This Titan volume contains the first Book of Pat Mills and Kevin O’Neill’s superb Nemesis the Warlock. Mills and O’Neill had previously worked together in the British weekly comic 2000 AD on Ro-Busters and ABC Warriors, and Nemesis began in 1980 in the same publication, with a couple of tales intended as one-offs. ‘Terror Tube’ and ‘Killer Watt’ (both included here) were spun out of the sort of ideas found in the earlier series (and the central idea of ‘Terror Tube’ would later be recycled in the Doctor Who episode ‘Gridlock’). These first entries in the Nemesis canon weren’t intended particularly seriously. This can be seen in the differences in tone and art style from what followed, these stories being lighter and more cartoony.

Mills has frequently and joyfully referred to the difficulty of seeing the concept through editorial opposition, and the stories’ immediate acclaim by readers, who demanded more strips about the mysterious Nemesis and his fight against Termight, Earth thousands of years into the future. They soon got what they wanted. A short Michael Moorcock pastiche, ‘The Sword Sinister’, appeared in 1981, the first story to show what Nemesis actually looked like. Nemesis Book One, subsequently named ‘The World of Termight’, duly appeared later that same year. In the developed comic, the concept was significantly reworked, and Nemesis became a parable of racial intolerance and genocide, drawing heavily upon the medieval Crusades, and introducing a strong sword and sorcery element. The result was an instant hit, and eight more books followed in 2000 AD between 1981 and 1989, with a tenth in 1999.

It has been argued, with some considerable justification, that Nemesis lost its way towards the end of its run, but here both creators are firing on all cylinders. Some of Mills’ dialogue, especially his captions, are a bit florid in retrospect, but that was the 2000 AD style in those days. There’s a rollicking adventure story, but Mills never forgets the humour that was always part of 2000 AD, including moments in the script that are laugh-out-loud funny.

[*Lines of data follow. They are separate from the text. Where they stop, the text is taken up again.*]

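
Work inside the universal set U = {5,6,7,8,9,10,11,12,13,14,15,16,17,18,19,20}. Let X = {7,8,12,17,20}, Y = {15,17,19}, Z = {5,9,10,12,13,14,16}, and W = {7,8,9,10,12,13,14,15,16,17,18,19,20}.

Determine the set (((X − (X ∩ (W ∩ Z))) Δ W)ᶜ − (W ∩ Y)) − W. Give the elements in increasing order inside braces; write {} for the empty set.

{5,6,11}

W ∩ Z = {9,10,12,13,14,16}
X ∩ (W ∩ Z) = {12}
X − (X ∩ (W ∩ Z)) = {7,8,17,20}
(X − (X ∩ (W ∩ Z))) Δ W = {9,10,12,13,14,15,16,18,19}
((X − (X ∩ (W ∩ Z))) Δ W)ᶜ = {5,6,7,8,11,17,20}
W ∩ Y = {15,17,19}
((X − (X ∩ (W ∩ Z))) Δ W)ᶜ − (W ∩ Y) = {5,6,7,8,11,20}
(((X − (X ∩ (W ∩ Z))) Δ W)ᶜ − (W ∩ Y)) − W = {5,6,11}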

Torquemada is one of the great comics villains, but Mills makes it clear that Nemesis, whilst fighting on the side of ‘right’, is in many ways just as bad. O’Neill’s art is like nothing seen before in 2000 AD, and worried IPC’s censors, who thought it too violent and disturbing for the early teen audience at whom the comics was then targeted. But it’s brilliant. He provides a gallery of grotesque aliens, their appearance often hiding their more pleasant inner nature, and equally grotesque uniforms for Torquemada’s Terminators, underlining the twisted hatred at their centre, all along lightening the disturbing nature with little humorous touches. This might not be as technically accomplished as O’Neill’s work two decades later on League of Extraordinary Gentlemen, but he has rarely displayed more imagination, or created more iconic panels (see sample image).

This collection represents some of the best British comics published in the 1980s, and among the very best work Mills did for 2000 AD. This series of paperback collections continues with the next O’Neill-drawn volume, Nemesis the Warlock, Book Two. However, that material was originally published in 2000 AD as Book Three; the actual Book Two, drawn by Jesus Redondo, can be found, together with Book One, in Nemesis the Warlock: Death to All Aliens. Book One is also reprinted in Nemesis: The BeginningThe Complete Nemesis the Warlock Book 01, and in slightly different format in Nemesis the Warlock: Deviant Edition. ‘The Sword Sinister’ was also selected to represent Nemesis in 2000 AD’s Greatest: Celebrating Forty Years.